Справедливости ради, следует отметить, что смешки в классе все же раздались, чувство юмора не совсем оставило 9-а.

– Весьма оригинальное доказательство бытия Божия и существования того света. Садись, Брамфатуров, четыре так четыре…

И тут, перекрывая разноречивую реакцию аудитории, вскочила с места Лариса Мамвелян, комсомольская активистка, член родительского комитета, староста класса, и вообще особа честная, бойкая, всюду сующая свой милый носик. Вскочила и заявила примерно следующее. Что-де Эмма Вардановна напрасно идет на поводу у завистливых мальчишек, которые потому и сбивают Брамфатурова, что завидуют ему, в особенности его эрудиции, умению интересно говорить, а также доскональному знанию автомата, который он разбирает и собирает быстрее всех в классе, если не во всей школе…

– Спасибо, Ларисонька, за лестное мнение обо мне, но я вынужден с тобой не согласиться. Эрудиция моя сродни курской аномалии: она однобока и переменчива. А что касается автомата, то завидовать тут нечему. Все знают, что отец у меня офицер, кому же, спрашивается, и разбираться в орудиях смертоубийства, как не сыну того, кто обучен убивать профессионально? Вот у Павлика Зурабяна папа – оперный певец, и если Павлик прочтет нам лекцию о вокале, опере и трудностях заучивания наизусть идиотских либретто, вроде Пиковой Дамы или Евгения Онегина, никто ни удивляться, ни тем более завидовать ему не станет. Я правильно, ребята, излагаю?

– Почти, – сказали одни.

– Пусть лучше Павлик расскажет, сколько его отец за утро сырых яиц выпивает, – не согласились с отдельными положениями другие.

– Три, – сказал Павлик. Покраснел и добавил, – яйца.

– Значит, Чайковского мы тоже не любим, как я поняла? – вмешалась и подавила посторонние звуки Эмма Вардановна.

– Чайковского любим. Опер его не любим. Не его это было дело – оперы сочинять. Тем более на такие пошлые либретто: Лиза утопилась, Герман застрелился. Бездари несчастные!
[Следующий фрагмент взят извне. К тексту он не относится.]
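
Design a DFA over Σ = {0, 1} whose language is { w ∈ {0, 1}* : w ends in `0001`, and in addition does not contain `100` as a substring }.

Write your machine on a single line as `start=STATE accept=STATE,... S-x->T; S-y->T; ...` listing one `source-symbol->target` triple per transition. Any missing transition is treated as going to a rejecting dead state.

start=q0; accept=q5; q0-0->q1; q0-1->q2; q1-0->q3; q1-1->q2; q2-0->q2; q2-1->q2; q3-0->q4; q3-1->q2; q4-0->q4; q4-1->q5; q5-0->q2; q5-1->q2

Handle the two conditions separately and then intersect. One (5 states) tracks how much of the suffix `0001` has currently been matched; the other (4 states) tracks partial matches of the forbidden pattern `100`. Each combined state is a pair, one component from each; accept when both components accept. Minimizing collapses redundant product states.
6 states suffice.
        0   1  
>  q0   q1  q2 
   q1   q3  q2 
   q2   q2  q2 
   q3   q4  q2 
   q4   q4  q5 
 * q5   q2  q2 
(> = start, * = accepting)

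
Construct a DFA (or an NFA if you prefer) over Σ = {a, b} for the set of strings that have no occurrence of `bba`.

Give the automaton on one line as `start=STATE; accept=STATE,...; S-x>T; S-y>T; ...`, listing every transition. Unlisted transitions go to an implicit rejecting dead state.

This is the complement of 'contains `bba`'. Use the same substring-matching states — s0 through s3 holding how much of `bba` has just been matched — but flip the accepting set: everything except the trap s3 accepts.
4 states suffice.
        a   b  
>* s0   s0  s1 
 * s1   s0  s2 
 * s2   s3  s2 
   s3   s3  s3 
(> = start, * = accepting)

start=s0; accept=s0,s1,s2; s0-a>s0; s0-b>s1; s1-a>s0; s1-b>s2; s2-a>s3; s2-b>s2; s3-a>s3; s3-b>s3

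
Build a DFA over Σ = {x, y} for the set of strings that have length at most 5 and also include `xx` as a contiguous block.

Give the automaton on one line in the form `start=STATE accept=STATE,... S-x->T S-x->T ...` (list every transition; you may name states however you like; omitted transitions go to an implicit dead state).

Run two small machines in parallel and take their product. One (7 states) tracks the input length, saturating at 6; the other (3 states) tracks whether and how much of `xx` has been seen. Each combined state is a pair, one component from each; accept when both components accept. Minimizing collapses redundant product states.
          x    y  
>  q0     q1   q2 
   q1     q3   q4 
   q2     q5   q4 
 * q3     q6   q6 
   q4     q7   q8 
   q5     q6   q8 
 * q6     q9   q9 
   q7     q9  q10 
   q8    q11  q10 
 * q9    q12  q12 
   q10   q10  q10 
   q11   q12  q10 
 * q12   q10  q10 
(> = start, * = accepting)

start=q0 accept=q3,q6,q9,q12 q0-x->q1 q0-y->q2 q1-x->q3 q1-y->q4 q2-x->q5 q2-y->q4 q3-x->q6 q3-y->q6 q4-x->q7 q4-y->q8 q5-x->q6 q5-y->q8 q6-x->q9 q6-y->q9 q7-x->q9 q7-y->q10 q8-x->q11 q8-y->q10 q9-x->q12 q9-y->q12 q10-x->q10 q10-y->q10 q11-x->q12 q11-y->q10 q12-x->q10 q12-y->q10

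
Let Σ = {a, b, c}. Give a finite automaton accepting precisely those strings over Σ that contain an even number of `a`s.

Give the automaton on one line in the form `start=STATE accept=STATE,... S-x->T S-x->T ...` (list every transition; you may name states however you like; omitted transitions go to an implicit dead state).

Keep the running count of `a`s modulo 2: each `a` advances along the cycle q0 → q1 → q0 while other symbols loop. Accept at q0.
        a   b   c  
>* q0   q1  q0  q0 
   q1   q0  q1  q1 
(> = start, * = accepting)

start=q0 accept=q0 q0-a->q1 q0-b->q0 q0-c->q0 q1-a->q0 q1-b->q1 q1-c->q1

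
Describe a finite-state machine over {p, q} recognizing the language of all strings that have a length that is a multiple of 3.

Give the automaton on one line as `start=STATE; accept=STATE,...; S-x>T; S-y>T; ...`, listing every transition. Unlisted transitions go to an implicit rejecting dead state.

start=S0; accept=S0; S0-p>S1; S0-q>S1; S1-p>S2; S1-q>S2; S2-p>S0; S2-q>S0

Only the length mod 3 matters, so use a 3-cycle: from any state, every input symbol moves to the next state, wrapping S2 back to S0. Mark S0 accepting.
        p   q  
>* S0   S1  S1 
   S1   S2  S2 
   S2   S0  S0 
(> = start, * = accepting)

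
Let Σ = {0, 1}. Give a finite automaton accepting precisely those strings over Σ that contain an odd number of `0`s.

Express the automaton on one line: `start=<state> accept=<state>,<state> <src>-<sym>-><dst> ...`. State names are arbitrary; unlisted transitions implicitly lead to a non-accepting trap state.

start=s0 accept=s1 s0-0->s1 s0-1->s0 s1-0->s0 s1-1->s1

Keep the running count of `0`s modulo 2: each `0` advances along the cycle s0 → s1 → s0 while other symbols loop. Accept at s1.
2 states suffice.
        0   1  
>  s0   s1  s0 
 * s1   s0  s1 
(> = start, * = accepting)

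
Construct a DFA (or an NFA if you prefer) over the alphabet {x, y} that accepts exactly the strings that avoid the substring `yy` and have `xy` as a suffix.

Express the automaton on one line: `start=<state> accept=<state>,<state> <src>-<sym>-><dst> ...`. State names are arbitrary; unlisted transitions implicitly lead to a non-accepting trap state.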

Беспардонно воспользовались тем, что любую глупость можно спеть!.. Единственное, что можно слушать в Евгении Онегине – это увертюра…

– А в Пиковой Даме?

– Ее вообще лучше не слушать. И не смотреть. Лучше Пушкина почитать… Как зрелище опера не смешна и не нелепа только итальянская и только в Италии.

– Как?! А Моцарт?!

– Гениальное исключение, подтверждающее правило.

– А «Ануш» Тиграняна? – вмешался патриотичный Ерем.

– При всем моем уважении к Тиграняну, я, к сожалению, не могу со-причислить его к исключенному из правила Моцарту. Совесть не позволяет…

– Какая-то неармянская у тебя совесть, Брамфатуров! – вынес вердикт Ерем. – Впрочем, что с тебя, перевернутого полу-армянина, и требовать!..

– Անշնորհք11, – зашипели на патриота одноклассницы, а сидевшая неподалеку Лариса не поленилась дотянуться до предплечья отчизнолюбца и как следует это предплечье ущипнуть.

– Ерем, – сказал Купец, – ври да не завирайся! – И, понизив голос, но не внушительность тона, добавил: – Хотел бы я, чтобы таких перевернутых полу-армян было побольше! Между прочим, Вова уже второй урок подряд за всех нас отдувается. Или ты сегодня физику выучил? Так чего скрываешь? Скажи, попросим Эмму, вызовет…

Ерем, пылавший румянцем от противоречивых чувств, не огрызался и не оправдывался: молчал, уставившись в пространство.

– Ладно, ребята, уймитесь. Я не в обиде на арийца Никополяна. Его можно понять: чистота расы – святое дело! Самыми чистыми из существующих сегодня рас являются пигмеи, готтентоты и австралийские аборигены.

Тасманцы, чья раса, вероятно, была еще чище, уже вымерли…

Эмма Вардановна прыснула. Класс облегченно захихикал.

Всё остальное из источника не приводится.